The course focuses on fundamentals of analysis methods, including soil-water coupled finite element analysis and material point method, for stability problems in geotechnical engineering. The course also covers recent construction technologies.
This course mainly facilitates students' understanding of soil-water coupled finite element analysis.
Students are expected to understand the fundamentals of analysis methods, including soil-water coupled finite element analysis and material point method, for stability problems in geotechnical engineering. Students also gain knowledge of recent construction technologies.
finite element method, soil-water coupled analysis, consolidation, stability analysis, excavation and tunnelling, ground improvement
✔ Specialist skills | Intercultural skills | Communication skills | ✔ Critical thinking skills | ✔ Practical and/or problem-solving skills |
Mainly lectures. Regular assignments are given and their reviews are made in the next class.
Course schedule | Required learning | |
---|---|---|
Class 1 | Introduction | To understand stability problems in geotechnical engineering |
Class 2 | Governing equations for soil-water coupled problems | To understand derivation of soil-water coupled governing equations |
Class 3 | Finite element modelling (Weak-form of governing equations) | To understand weak form of the governing equations |
Class 4 | Finite element modelling (Discitisation in space and time domains and specification of boundary conditions) | To understand discitisation in space and time domains and specification of boundary conditions |
Class 5 | Soil behaviour and modelling (Real soil behaviour / simple elasto-plastic models) | To understand real soil behaviour and simple elasto-plastic models |
Class 6 | Soil behaviour and modelling 1 (Cam-clay model) | To understand Cam-clay model |
Class 7 | Soil behaviour and modelling 2 (Cam-clay model) | To understand Cam-clay model |
Class 8 | Consolidation analysis (Parameter determination) | To understand parameter determination for consolidation problems |
Class 9 | Consolidation analysis (Calculation examples) | To understand consolidation analysis |
Class 10 | Dynamic response analysis 1 | To understand dynamic response analysis |
Class 11 | Dynamic response analysis 2 | To understand dynamic response analysis |
Class 12 | Stability analysis using finite element method | To understand stability analysis using finite element method |
Class 13 | Material point method | To understand material point method |
Class 14 | Construction site visit | To understand recent construction technologies |
To enhance effective learning, students are encouraged to spend approximately 100 minutes preparing for class and another 100 minutes reviewing class content afterwards (including assignments) for each class.

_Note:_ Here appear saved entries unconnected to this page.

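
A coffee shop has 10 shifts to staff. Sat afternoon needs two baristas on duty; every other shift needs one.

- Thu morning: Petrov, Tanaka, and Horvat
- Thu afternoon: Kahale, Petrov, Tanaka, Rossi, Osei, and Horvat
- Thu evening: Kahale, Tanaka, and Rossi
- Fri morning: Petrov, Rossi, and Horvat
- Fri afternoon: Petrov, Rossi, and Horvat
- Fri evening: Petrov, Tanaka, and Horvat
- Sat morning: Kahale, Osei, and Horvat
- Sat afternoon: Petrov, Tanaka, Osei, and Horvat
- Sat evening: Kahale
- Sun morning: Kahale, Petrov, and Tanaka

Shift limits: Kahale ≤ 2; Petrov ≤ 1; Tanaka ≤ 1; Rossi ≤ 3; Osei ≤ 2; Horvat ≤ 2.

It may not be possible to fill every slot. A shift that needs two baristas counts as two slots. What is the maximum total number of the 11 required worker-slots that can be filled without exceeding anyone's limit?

11

Total capacity across all baristas is 2+1+1+3+2+2 = 11, and 11 slots are needed, so at most 11 can be filled.
An assignment achieving 11: Thu morning→Petrov, Thu afternoon→Rossi, Thu evening→Kahale, Fri morning→Rossi, Fri afternoon→Rossi, Fri evening→Horvat, Sat morning→Osei, Sat afternoon→Osei+Horvat, Sat evening→Kahale, Sun morning→Tanaka.
Loads: Kahale 2/2, Petrov 1/1, Tanaka 1/1, Rossi 3/3, Osei 2/2, Horvat 2/2.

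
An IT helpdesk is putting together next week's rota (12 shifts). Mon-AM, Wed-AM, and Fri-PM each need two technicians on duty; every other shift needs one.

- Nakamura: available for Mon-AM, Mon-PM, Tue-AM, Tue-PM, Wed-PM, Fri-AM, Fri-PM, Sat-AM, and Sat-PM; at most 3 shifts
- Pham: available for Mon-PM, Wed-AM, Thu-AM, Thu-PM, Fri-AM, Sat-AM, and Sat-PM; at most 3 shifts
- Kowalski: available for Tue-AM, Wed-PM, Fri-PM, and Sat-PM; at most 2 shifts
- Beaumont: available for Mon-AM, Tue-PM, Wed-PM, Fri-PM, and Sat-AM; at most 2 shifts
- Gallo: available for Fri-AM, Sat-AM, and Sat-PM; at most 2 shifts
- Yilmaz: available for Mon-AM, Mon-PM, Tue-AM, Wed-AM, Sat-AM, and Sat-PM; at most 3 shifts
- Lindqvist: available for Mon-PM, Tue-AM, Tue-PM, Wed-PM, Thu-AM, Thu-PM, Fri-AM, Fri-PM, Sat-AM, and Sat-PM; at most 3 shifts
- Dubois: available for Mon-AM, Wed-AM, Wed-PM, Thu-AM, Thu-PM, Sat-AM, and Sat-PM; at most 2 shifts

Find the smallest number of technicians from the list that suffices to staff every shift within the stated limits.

15 slots to fill and no one can take more than 3, so at least ⌈15/3⌉ = 5 technicians are needed.
Any 5 technicians together have capacity at most 3+3+3+3+2 = 14 < 15 slots, so 5 can never suffice.
Nakamura, Pham, Kowalski, Beaumont, Gallo, and Yilmaz alone can cover everything: Mon-AM→Nakamura+Beaumont, Mon-PM→Nakamura, Tue-AM→Yilmaz, Tue-PM→Nakamura, Wed-AM→Pham+Yilmaz, Wed-PM→Kowalski, Thu-AM→Pham, Thu-PM→Pham, Fri-AM→Gallo, Fri-PM→Kowalski+Beaumont, Sat-AM→Gallo, Sat-PM→Yilmaz.

6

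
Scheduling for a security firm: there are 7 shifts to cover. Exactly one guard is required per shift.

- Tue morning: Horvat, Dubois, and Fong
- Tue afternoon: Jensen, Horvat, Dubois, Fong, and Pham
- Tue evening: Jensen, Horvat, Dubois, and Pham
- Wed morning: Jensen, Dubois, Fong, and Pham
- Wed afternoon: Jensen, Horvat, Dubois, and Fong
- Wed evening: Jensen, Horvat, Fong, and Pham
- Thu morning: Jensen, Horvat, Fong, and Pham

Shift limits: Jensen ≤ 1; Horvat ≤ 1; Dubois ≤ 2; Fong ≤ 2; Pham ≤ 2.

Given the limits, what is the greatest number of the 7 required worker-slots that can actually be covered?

Total capacity across all guards is 1+1+2+2+2 = 8, and 7 slots are needed, so at most 7 can be filled.
An assignment achieving 7: Tue morning→Horvat, Tue afternoon→Pham, Tue evening→Jensen, Wed morning→Dubois, Wed afternoon→Dubois, Wed evening→Fong, Thu morning→Fong.
Loads: Jensen 1/1, Horvat 1/1, Dubois 2/2, Fong 2/2, Pham 1/2.

7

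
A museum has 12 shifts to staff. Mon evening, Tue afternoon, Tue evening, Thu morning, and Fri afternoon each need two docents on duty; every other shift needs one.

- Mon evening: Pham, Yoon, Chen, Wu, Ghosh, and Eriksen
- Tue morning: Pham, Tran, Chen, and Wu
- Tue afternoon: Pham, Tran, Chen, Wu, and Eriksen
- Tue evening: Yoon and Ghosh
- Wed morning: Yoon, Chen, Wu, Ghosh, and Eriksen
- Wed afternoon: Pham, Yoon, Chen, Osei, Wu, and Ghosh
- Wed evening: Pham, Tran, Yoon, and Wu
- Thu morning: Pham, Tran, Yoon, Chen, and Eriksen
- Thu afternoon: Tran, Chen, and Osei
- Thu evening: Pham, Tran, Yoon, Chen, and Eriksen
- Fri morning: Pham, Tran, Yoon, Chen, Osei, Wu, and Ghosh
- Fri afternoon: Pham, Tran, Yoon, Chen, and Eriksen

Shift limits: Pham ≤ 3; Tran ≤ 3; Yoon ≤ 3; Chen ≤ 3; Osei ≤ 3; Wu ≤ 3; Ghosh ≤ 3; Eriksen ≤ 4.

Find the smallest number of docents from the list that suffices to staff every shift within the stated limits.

6

17 slots to fill and no one can take more than 4, so at least ⌈17/4⌉ = 5 docents are needed.
Any 5 docents together have capacity at most 4+3+3+3+3 = 16 < 17 slots, so 5 can never suffice.
Pham, Tran, Yoon, Chen, Osei, and Ghosh alone can cover everything: Mon evening→Chen+Ghosh, Tue morning→Pham, Tue afternoon→Pham+Tran, Tue evening→Yoon+Ghosh, Wed morning→Yoon, Wed afternoon→Osei, Wed evening→Pham, Thu morning→Tran+Chen, Thu afternoon→Osei, Thu evening→Tran, Fri morning→Osei, Fri afternoon→Yoon+Chen.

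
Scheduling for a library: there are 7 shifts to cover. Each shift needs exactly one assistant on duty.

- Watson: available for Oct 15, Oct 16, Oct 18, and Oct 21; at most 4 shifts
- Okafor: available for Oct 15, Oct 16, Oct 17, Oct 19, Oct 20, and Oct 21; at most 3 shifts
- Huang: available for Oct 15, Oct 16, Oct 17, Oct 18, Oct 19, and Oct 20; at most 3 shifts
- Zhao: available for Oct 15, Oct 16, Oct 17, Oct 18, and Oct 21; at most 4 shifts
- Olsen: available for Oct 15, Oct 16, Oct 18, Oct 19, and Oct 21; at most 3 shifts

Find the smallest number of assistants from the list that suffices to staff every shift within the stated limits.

7 slots to fill and no one can take more than 4, so at least ⌈7/4⌉ = 2 assistants are needed.
Watson and Okafor alone can cover everything: Oct 15→Watson, Oct 16→Watson, Oct 17→Okafor, Oct 18→Watson, Oct 19→Okafor, Oct 20→Okafor, Oct 21→Watson.

2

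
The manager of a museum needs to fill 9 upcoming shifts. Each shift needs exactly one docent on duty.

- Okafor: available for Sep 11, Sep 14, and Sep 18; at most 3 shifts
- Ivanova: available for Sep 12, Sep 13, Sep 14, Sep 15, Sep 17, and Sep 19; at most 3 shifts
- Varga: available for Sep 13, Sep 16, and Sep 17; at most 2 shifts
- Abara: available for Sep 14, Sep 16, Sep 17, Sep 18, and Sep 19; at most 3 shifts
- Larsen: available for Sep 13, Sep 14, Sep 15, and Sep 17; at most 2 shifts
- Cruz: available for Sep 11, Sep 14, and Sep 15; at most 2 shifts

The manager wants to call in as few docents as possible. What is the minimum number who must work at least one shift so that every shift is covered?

3

9 slots to fill and no one can take more than 3, so at least ⌈9/3⌉ = 3 docents are needed.
Okafor, Ivanova, and Abara alone can cover everything: Sep 11→Okafor, Sep 12→Ivanova, Sep 13→Ivanova, Sep 14→Okafor, Sep 15→Ivanova, Sep 16→Abara, Sep 17→Abara, Sep 18→Okafor, Sep 19→Abara.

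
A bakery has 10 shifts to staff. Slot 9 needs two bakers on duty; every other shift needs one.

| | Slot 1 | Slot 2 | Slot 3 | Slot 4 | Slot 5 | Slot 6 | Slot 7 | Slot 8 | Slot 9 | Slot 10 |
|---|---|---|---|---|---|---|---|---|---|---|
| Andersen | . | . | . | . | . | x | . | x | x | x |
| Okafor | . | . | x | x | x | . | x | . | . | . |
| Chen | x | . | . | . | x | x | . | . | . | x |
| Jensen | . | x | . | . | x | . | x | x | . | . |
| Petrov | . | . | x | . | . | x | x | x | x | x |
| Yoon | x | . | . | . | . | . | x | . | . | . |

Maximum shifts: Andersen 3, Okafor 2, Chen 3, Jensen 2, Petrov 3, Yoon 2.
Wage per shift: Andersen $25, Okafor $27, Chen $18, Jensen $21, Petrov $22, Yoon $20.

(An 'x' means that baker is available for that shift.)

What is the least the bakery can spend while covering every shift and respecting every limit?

$232

Slot 2 can only be covered by Jensen, so that assignment is forced.
Slot 4 can only be covered by Okafor, so that assignment is forced.
Slot 9 can only be covered by Andersen and Petrov, so that assignment is forced.
Picking the cheapest available baker for each shift independently would cost $230, but that ignores the shift limits.
An optimal schedule: Slot 1→Yoon, Slot 2→Jensen, Slot 3→Petrov, Slot 4→Okafor, Slot 5→Chen, Slot 6→Chen, Slot 7→Yoon, Slot 8→Jensen, Slot 9→Petrov+Andersen, Slot 10→Chen.
Total: 20 + 21 + 22 + 27 + 18 + 18 + 20 + 21 + 22 + 25 + 18 = $232.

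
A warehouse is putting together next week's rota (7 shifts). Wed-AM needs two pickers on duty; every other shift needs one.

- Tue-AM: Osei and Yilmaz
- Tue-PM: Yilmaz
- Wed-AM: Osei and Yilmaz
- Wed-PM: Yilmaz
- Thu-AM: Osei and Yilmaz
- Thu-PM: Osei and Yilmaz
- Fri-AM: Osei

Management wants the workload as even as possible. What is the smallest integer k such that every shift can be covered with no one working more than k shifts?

4

With 2 pickers and 8 worker-slots to fill, someone must work at least ⌈8/2⌉ = 4 shifts, so k ≥ 4.
k = 4 works: Tue-AM→Osei, Tue-PM→Yilmaz, Wed-AM→Osei+Yilmaz, Wed-PM→Yilmaz, Thu-AM→Osei, Thu-PM→Yilmaz, Fri-AM→Osei.
Loads: Osei 4, Yilmaz 4 — all ≤ 4.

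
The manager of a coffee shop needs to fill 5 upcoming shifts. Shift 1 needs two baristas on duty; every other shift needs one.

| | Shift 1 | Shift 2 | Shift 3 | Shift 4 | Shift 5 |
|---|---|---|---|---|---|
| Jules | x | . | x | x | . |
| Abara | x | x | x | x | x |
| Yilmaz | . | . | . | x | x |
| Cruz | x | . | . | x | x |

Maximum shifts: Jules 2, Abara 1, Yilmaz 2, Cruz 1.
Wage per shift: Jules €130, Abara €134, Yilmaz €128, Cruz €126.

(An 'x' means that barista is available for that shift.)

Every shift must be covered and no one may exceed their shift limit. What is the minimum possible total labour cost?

Shift 2 can only be covered by Abara, so that assignment is forced.
Picking the cheapest available barista for each shift independently would cost €772, but that ignores the shift limits.
An optimal schedule: Shift 1→Jules+Cruz, Shift 2→Abara, Shift 3→Jules, Shift 4→Yilmaz, Shift 5→Yilmaz.
Total: 130 + 126 + 134 + 130 + 128 + 128 = €776.

€776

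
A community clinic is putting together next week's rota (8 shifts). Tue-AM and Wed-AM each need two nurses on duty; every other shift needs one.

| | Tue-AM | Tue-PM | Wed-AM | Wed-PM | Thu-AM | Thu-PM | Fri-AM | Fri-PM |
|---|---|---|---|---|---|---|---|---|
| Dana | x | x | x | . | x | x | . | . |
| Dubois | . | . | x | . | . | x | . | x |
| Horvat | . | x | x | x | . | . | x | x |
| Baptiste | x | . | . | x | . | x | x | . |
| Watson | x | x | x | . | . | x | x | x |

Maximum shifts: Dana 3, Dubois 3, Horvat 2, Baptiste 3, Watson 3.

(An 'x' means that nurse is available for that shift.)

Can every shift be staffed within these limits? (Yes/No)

Yes

Thu-AM can only be covered by Dana, so that assignment is forced.
One valid schedule: Tue-AM→Dana+Baptiste, Tue-PM→Dana, Wed-AM→Dubois+Watson, Wed-PM→Horvat, Thu-AM→Dana, Thu-PM→Dubois, Fri-AM→Horvat, Fri-PM→Dubois.
Loads: Dana 3/3, Dubois 3/3, Horvat 2/2, Baptiste 1/3, Watson 1/3 — all within limits.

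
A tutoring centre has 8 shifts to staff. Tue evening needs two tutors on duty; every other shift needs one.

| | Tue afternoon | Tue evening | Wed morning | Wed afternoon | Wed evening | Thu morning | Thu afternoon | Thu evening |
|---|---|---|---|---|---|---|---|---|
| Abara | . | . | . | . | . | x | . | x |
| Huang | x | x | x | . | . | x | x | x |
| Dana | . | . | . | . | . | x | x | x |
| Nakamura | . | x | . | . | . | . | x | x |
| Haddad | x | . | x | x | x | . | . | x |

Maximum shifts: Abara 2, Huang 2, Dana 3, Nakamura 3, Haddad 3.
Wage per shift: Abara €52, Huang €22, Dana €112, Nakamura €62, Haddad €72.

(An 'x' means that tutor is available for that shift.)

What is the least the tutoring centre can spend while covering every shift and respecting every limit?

€488

Tue evening can only be covered by Huang and Nakamura, so that assignment is forced.
Wed afternoon can only be covered by Haddad, so that assignment is forced.
Wed evening can only be covered by Haddad, so that assignment is forced.
Picking the cheapest available tutor for each shift independently would cost €338, but that ignores the shift limits.
An optimal schedule: Tue afternoon→Huang, Tue evening→Huang+Nakamura, Wed morning→Haddad, Wed afternoon→Haddad, Wed evening→Haddad, Thu morning→Abara, Thu afternoon→Nakamura, Thu evening→Abara.
Total: 22 + 22 + 62 + 72 + 72 + 72 + 52 + 62 + 52 = €488.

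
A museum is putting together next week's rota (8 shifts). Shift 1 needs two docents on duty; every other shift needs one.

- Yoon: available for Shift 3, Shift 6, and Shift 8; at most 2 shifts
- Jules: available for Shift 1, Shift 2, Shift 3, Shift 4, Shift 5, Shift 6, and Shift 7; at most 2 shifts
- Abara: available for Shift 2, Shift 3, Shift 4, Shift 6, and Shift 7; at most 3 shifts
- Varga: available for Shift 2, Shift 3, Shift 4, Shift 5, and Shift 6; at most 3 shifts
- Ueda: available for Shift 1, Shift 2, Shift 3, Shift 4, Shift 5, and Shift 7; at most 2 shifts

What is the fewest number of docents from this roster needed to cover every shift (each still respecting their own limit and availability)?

9 slots to fill and no one can take more than 3, so at least ⌈9/3⌉ = 3 docents are needed.
Any 3 docents together have capacity at most 3+3+2 = 8 < 9 slots, so 3 can never suffice.
Yoon, Jules, Abara, and Ueda alone can cover everything: Shift 1→Jules+Ueda, Shift 2→Abara, Shift 3→Ueda, Shift 4→Abara, Shift 5→Jules, Shift 6→Yoon, Shift 7→Abara, Shift 8→Yoon.

4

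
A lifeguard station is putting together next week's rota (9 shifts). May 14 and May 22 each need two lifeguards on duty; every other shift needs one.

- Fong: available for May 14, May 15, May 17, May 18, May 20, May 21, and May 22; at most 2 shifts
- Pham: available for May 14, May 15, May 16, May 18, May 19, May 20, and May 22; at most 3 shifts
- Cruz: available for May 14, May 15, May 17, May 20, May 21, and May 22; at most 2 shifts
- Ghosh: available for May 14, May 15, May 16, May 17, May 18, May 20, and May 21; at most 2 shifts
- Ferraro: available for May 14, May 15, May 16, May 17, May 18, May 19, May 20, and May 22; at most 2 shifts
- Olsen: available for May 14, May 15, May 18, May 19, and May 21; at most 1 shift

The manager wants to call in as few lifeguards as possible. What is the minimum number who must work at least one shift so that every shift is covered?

11 slots to fill and no one can take more than 3, so at least ⌈11/3⌉ = 4 lifeguards are needed.
Any 4 lifeguards together have capacity at most 3+2+2+2 = 9 < 11 slots, so 4 can never suffice.
Fong, Pham, Cruz, Ghosh, and Ferraro alone can cover everything: May 14→Ghosh+Ferraro, May 15→Cruz, May 16→Pham, May 17→Fong, May 18→Pham, May 19→Pham, May 20→Ghosh, May 21→Fong, May 22→Cruz+Ferraro.

5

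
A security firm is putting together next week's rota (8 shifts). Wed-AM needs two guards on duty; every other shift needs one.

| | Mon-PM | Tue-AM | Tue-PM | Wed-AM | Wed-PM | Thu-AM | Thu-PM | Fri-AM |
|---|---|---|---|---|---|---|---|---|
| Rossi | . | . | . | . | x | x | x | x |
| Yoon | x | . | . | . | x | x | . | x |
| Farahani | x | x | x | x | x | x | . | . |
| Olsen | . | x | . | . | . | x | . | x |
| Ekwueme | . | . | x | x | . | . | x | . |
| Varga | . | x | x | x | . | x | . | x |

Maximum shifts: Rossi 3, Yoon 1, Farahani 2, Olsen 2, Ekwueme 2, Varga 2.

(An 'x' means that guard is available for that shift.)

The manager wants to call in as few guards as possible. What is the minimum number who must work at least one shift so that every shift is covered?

4

9 slots to fill and no one can take more than 3, so at least ⌈9/3⌉ = 3 guards are needed.
Any 3 guards together have capacity at most 3+2+2 = 7 < 9 slots, so 3 can never suffice.
Rossi, Farahani, Olsen, and Ekwueme alone can cover everything: Mon-PM→Farahani, Tue-AM→Olsen, Tue-PM→Ekwueme, Wed-AM→Farahani+Ekwueme, Wed-PM→Rossi, Thu-AM→Olsen, Thu-PM→Rossi, Fri-AM→Rossi.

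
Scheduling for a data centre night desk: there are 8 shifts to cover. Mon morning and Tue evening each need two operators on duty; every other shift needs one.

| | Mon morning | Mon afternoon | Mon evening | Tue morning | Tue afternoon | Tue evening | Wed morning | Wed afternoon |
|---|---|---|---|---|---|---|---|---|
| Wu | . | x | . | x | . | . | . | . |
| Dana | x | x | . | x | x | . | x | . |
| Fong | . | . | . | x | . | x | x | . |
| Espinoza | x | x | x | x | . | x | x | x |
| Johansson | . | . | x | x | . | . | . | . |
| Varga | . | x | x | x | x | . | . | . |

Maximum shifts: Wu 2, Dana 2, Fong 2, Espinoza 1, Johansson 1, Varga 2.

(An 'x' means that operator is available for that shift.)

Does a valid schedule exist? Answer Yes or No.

No

Total capacity is 10 and 10 slots are needed, so capacity alone doesn't rule it out.
Shifts {Mon morning, Tue evening} need 4 worker-slots in total, but the operators available for any of those shifts (Dana, Fong, and Espinoza) can supply at most 3 among them. So no valid schedule exists.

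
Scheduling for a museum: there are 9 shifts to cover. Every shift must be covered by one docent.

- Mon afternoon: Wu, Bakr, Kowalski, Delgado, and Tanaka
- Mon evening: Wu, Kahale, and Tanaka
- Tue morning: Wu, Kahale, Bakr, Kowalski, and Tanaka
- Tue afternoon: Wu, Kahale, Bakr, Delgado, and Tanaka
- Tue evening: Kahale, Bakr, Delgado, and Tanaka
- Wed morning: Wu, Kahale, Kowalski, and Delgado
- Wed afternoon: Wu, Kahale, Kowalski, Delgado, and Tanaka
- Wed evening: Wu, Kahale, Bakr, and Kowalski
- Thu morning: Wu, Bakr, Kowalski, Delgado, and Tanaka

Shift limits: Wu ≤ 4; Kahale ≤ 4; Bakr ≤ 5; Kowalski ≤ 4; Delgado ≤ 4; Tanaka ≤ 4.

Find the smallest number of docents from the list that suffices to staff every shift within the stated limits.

2

9 slots to fill and no one can take more than 5, so at least ⌈9/5⌉ = 2 docents are needed.
Wu and Bakr alone can cover everything: Mon afternoon→Wu, Mon evening→Wu, Tue morning→Bakr, Tue afternoon→Bakr, Tue evening→Bakr, Wed morning→Wu, Wed afternoon→Wu, Wed evening→Bakr, Thu morning→Bakr.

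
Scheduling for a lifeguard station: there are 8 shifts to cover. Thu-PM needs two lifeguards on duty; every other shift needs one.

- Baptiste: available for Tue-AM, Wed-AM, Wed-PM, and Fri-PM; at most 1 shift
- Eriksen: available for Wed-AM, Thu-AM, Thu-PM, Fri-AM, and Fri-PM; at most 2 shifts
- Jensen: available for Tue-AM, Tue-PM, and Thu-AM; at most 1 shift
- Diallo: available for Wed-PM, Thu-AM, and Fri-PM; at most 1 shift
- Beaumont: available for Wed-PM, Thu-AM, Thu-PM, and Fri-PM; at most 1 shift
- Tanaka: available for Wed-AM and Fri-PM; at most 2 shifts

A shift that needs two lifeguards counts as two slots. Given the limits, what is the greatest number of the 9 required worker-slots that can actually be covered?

8

Total capacity across all lifeguards is 1+2+1+1+1+2 = 8, and 9 slots are needed, so at most 8 can be filled.
An assignment achieving 8: Tue-AM→Baptiste, Tue-PM→Jensen, Wed-AM→Tanaka, Wed-PM→Diallo, Thu-PM→Eriksen+Beaumont, Fri-AM→Eriksen, Fri-PM→Tanaka.
Loads: Baptiste 1/1, Eriksen 2/2, Jensen 1/1, Diallo 1/1, Beaumont 1/1, Tanaka 2/2.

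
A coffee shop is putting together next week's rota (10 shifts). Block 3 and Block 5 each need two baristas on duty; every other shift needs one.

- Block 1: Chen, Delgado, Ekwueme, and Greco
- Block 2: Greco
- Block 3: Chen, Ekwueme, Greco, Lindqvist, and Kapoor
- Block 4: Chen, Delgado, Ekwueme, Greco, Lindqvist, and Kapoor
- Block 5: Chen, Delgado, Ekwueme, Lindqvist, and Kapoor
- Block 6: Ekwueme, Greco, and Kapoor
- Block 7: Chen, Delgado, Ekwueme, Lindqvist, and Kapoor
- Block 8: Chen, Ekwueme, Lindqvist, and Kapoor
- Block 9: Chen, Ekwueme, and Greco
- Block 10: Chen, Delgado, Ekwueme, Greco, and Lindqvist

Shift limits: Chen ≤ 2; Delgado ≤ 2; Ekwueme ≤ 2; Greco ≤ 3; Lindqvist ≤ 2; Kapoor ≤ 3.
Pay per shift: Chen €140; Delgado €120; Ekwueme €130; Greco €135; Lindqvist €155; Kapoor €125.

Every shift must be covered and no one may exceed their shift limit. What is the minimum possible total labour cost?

Block 2 can only be covered by Greco, so that assignment is forced.
Picking the cheapest available barista for each shift independently would cost €1495, but that ignores the shift limits.
An optimal schedule: Block 1→Delgado, Block 2→Greco, Block 3→Greco+Chen, Block 4→Greco, Block 5→Kapoor+Chen, Block 6→Kapoor, Block 7→Delgado, Block 8→Kapoor, Block 9→Ekwueme, Block 10→Ekwueme.
Total: 120 + 135 + 135 + 140 + 135 + 125 + 140 + 125 + 120 + 125 + 130 + 130 = €1560.

€1560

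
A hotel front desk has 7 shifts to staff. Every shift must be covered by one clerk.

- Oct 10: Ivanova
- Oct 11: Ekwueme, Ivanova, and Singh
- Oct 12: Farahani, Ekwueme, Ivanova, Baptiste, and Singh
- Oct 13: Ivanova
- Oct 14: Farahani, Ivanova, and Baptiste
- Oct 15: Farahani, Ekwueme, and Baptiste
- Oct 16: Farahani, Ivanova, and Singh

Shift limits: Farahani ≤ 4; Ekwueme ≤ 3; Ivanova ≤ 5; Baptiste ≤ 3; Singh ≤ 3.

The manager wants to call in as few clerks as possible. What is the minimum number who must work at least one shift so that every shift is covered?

2

7 slots to fill and no one can take more than 5, so at least ⌈7/5⌉ = 2 clerks are needed.
Farahani and Ivanova alone can cover everything: Oct 10→Ivanova, Oct 11→Ivanova, Oct 12→Farahani, Oct 13→Ivanova, Oct 14→Farahani, Oct 15→Farahani, Oct 16→Farahani.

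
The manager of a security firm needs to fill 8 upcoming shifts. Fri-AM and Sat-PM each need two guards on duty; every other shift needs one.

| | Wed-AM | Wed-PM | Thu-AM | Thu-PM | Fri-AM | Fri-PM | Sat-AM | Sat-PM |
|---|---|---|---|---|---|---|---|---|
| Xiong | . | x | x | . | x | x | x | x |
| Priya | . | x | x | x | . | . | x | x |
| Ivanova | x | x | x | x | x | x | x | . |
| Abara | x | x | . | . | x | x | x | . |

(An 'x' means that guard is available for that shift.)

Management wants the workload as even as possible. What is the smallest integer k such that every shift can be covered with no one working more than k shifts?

With 4 guards and 10 worker-slots to fill, someone must work at least ⌈10/4⌉ = 3 shifts, so k ≥ 3.
k = 3 works: Wed-AM→Ivanova, Wed-PM→Priya, Thu-AM→Xiong, Thu-PM→Priya, Fri-AM→Xiong+Ivanova, Fri-PM→Ivanova, Sat-AM→Abara, Sat-PM→Xiong+Priya.
Loads: Xiong 3, Priya 3, Ivanova 3, Abara 1 — all ≤ 3.

3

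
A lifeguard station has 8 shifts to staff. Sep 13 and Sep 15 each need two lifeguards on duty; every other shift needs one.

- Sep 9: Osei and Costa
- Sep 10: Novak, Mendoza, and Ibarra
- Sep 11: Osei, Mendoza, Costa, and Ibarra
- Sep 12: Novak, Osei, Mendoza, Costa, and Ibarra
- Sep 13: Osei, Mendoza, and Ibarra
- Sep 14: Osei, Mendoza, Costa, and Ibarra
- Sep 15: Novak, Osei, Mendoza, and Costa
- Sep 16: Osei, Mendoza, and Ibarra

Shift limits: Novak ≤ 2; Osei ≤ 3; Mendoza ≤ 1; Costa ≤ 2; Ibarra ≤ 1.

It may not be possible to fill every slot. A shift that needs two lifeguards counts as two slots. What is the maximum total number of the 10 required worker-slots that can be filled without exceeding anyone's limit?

Total capacity across all lifeguards is 2+3+1+2+1 = 9, and 10 slots are needed, so at most 9 can be filled.
An assignment achieving 9: Sep 9→Osei, Sep 10→Novak, Sep 11→Costa, Sep 12→Ibarra, Sep 13→Osei+Mendoza, Sep 14→Costa, Sep 15→Novak, Sep 16→Osei.
Loads: Novak 2/2, Osei 3/3, Mendoza 1/1, Costa 2/2, Ibarra 1/1.

9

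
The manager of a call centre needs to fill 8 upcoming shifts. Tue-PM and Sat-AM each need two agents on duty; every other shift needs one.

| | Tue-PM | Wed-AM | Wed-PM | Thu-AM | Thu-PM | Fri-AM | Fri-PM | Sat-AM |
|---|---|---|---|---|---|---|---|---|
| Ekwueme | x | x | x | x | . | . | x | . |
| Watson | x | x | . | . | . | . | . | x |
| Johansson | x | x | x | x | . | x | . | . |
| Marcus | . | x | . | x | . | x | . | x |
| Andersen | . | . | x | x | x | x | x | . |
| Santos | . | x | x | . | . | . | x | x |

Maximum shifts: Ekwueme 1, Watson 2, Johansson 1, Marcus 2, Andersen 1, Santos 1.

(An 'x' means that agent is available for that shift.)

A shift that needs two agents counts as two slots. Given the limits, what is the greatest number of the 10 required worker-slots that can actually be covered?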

They should do so by referring to textbooks and other course material.
Handouts will be provided by the instructors.
For finite element analysis in geotechnical engineering:
D.M. Potts & L. Zdravkovic (1999) Finite element analysis in geotechnical engineering - Theory, Thomas Telford
O.C. Zienkiewicz, A.H.C. Chan, M. Pastor, B.A. Schrefler & T. Shiomi (1999) Computional geomechanics - with special reference to earthquake engineering, John Wiley & Sons
Assignments (80%) and attendance (20%)
No prerequisites are necessary, but enrollment in the related courses is desirable.